I also had a hard time some time ago to explain this simple facts to some people
who tried to send me a binary VB data set from a z/OS system by FTP across other
(non-z/OS) systems. The information about record length etc. simply gets lost,
because the VB file (if binary) will be transferred as a byte string without
record structure (one large string of bytes), or otherwise, you will get record
termination characters inserted, which is also plain wrong.
The problem is not EBCDIC; you can do a transmission without code translation by
FTP by using "binary"; the problem is the record oriented file structure of the
z system compared to the byte oriented paradigm of FTP (unix tool). This works
fine, if you do FTP between two z systems, but if there are other systems in
between, you're in a real mess.
"Fixed length" would be a solution, too; if FTP inserts record termination
characters at some stage of the transmission, they all appear at fixed known
offsets and can be easily removed at the target system. But: the sender will
have to fill all records to the same maximum length ... don't know if the
sending party is able to do this.
If variable length is really needed: generate fixed length records anyway, but
put a logical length field in front of each record. This, too, has to be done by
the sending party.
Am 08.09.2014 16:25, schrieb J.M.:
> On Mon, Sep 8, 2014 at 8:46 AM, W.K.:
>> It's not my creation, it was delivered by a bank for a test.
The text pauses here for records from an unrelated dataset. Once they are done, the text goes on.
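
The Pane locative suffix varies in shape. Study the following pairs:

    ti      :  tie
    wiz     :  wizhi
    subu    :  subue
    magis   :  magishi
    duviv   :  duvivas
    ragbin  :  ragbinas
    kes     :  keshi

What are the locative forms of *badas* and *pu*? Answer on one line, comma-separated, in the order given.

Looking at the final sound of each stem: -hi when the stem ends in a sibilant (*wiz*, *magis*, *kes*); -as when the stem ends in a non-sibilant consonant (*duviv*, *ragbin*); -e when the stem ends in a vowel (*ti*, *subu*).
*badas*: final sound = /s/, a sibilant → -hi → *badashi*.
*pu* — final sound /u/ (a vowel) → -e → *pue*.

badashi, pue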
Thanks for
>> your suggestions, but if there are no standard ftp commands I refuse to
>> work with that file.
>> Anyway, I tested your way and it almost worked, Unfortunately there are
>> packed fields in the records containing x'15' which are not a line end.
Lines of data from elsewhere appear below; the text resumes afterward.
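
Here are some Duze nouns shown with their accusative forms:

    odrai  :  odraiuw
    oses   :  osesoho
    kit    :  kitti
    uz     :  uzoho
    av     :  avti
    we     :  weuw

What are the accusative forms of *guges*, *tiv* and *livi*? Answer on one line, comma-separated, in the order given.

gugesoho, tivti, liviuw

The pattern is sibilance of the final sound: -oho when the stem ends in a sibilant (*oses*, *uz*); -ti when the stem ends in a non-sibilant consonant (*kit*, *av*); -uw when the stem ends in a vowel (*odrai*, *we*).
*guges*: final sound = /s/, a sibilant → -oho → *gugesoho*.
Since the final sound of *tiv* is /v/ (a non-sibilant consonant), it takes -ti, giving *tivti*.
The final sound of *livi* is /i/, which is a vowel, so the suffix is -uw, giving *liviuw*.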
> If the bank is trying to send you EBCDIC information from a z/OS
> system, but needs it to survive transfer across non-z/OS systems, then
> the bank really needs to either use AMATERSE or TRANSMIT to put the
> data into a more transportable format. Those both result in an FB
> file, which can easily be binary ftp'ed from z/OS to Windows, then
> back to z/OS and restored. Doing a normal BINary FTP of variable data
> will just result in frustration and data corruption.